Lasciati alle spalle i vaghi declivi delle colline monregalesi e percorrendo la fondovalle Tanaro dapprima si profila, e quindi si allarga sulla destra, l’imponente massa di marne mioceniche chiamata ‘Langhe’: una presenza fin da subito forte, di deciso impatto sia visivo che emozionale.
Lungo il suo fianco si incontrano alcuni piccoli centri sorti in prossimità del fiume,un po’ in alto rispetto al suo corso,che quasi paiono baluardi o avamposti di quella terra di Langa che qui ha inizio e che, alle spalle di quei borghi, a tratti sembra incombere.Bastia, Clavesana, Farigliano, Monchiero sfilano via via alternandosi a calanchi tufacei grigio-azzurrognoli che fortemente caratterizzano questo paesaggio; un paesaggio in parte disegnato dall’uomo e fatto di vigne e coltivi, in parte ancora selvaggio e ‘naturale’ in cui spiccano le macchie di piccoli boschi, o prendono avvio stretti anfratti poco battuti da piede umano, quasi solchi o fenditure che avanzano profondi nei fianchi delle colline.
E’ questo, metaforicamente, l’estremo confine della vasta pianura cuneese, una sorta di cerniera segnata dal serpeggiare del fiume.

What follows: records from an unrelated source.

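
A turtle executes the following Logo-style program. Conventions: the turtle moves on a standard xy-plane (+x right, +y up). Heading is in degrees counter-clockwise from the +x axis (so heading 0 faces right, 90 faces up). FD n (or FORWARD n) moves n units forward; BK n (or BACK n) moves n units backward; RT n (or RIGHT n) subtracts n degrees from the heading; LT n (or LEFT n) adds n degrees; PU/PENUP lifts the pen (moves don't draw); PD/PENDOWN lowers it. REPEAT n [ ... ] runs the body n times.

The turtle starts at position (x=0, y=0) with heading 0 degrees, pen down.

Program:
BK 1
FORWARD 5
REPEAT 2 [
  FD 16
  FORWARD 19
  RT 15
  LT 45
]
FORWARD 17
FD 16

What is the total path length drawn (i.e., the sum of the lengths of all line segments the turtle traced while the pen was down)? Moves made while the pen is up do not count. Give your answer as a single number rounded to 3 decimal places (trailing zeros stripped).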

Oltre, al di là del Tanaro, iniziano ‘i monti di Langa’: infatti montagna era considerata questa terra collinosa nei secoli passati e spesso come selvatici, schivi e particolari erano indicati molti tra i suoi abitatori.
Quasi un mondo a parte la gente di collina, di Langa per l’appunto che, molto più delle popolazioni di pianura, teneva in considerazione l’acqua, quel bene prezioso che scorreva abbondante a fondovalle, così raro lassù dove si coltivava la vite e si pascolavano capre…Proprio per questo, e per altri motivi, i paesi ‘di cerniera’ come questi prima incontrati rappresentavano un qualcosa a parte, erano luoghi radicati nella collina, ma con i piedi a bagno nel fiume, mentre dinnanzi a loro si apriva l’ampio orizzonte della pianura e l’occhio spaziava sino a comprendere l’estrema catena alpina.
Alle spalle e di fronte ai borghi chiamati Bastia, Clavesana, Farigliano, Monchiero si dipanavano realtà opposte e differenti, iniziava un altrove più rude, difficile e misterioso nella terra di Langa, più civilizzato e meno avaro tra le contrade di pianura.
E questi luoghi rappresentavano tra l’una e l’altra cosa il guado ed il porto, erano passo obbligato e punto di controllo di merci e di uomini, sosta e gabella.
A volte confine. Per questo motivo furono contesi e difesi nella lunga stagione medievale che era seguita a un altrettanto lungo periodo romano dove la pur lontana vigilanza di Roma aveva permesso un clima di pace e benessere alle genti qui insediate che vivevano principalmente di agricoltura, pastorizia e scambi.Dunque terra di antica memoria e frequentata da tempi remoti che in epoca medievale vide le sue genti arroccarsi e combattere per contendersi lembi di territorio, passi, guadi e strade, sovente con azioni e rappresaglie di ferocia inaudita.
Ma tutto ciò rappresentava la norma, mentre carestie e malattie epidemiche erano all’ordine del giorno e la morte serpeggiava tra le contrade: una presenza costante come il fiume, uno scorrere quotidiano ma variabile, fatto di piene e di secche, di caldo e di ghiaccio, di polvere e di umido.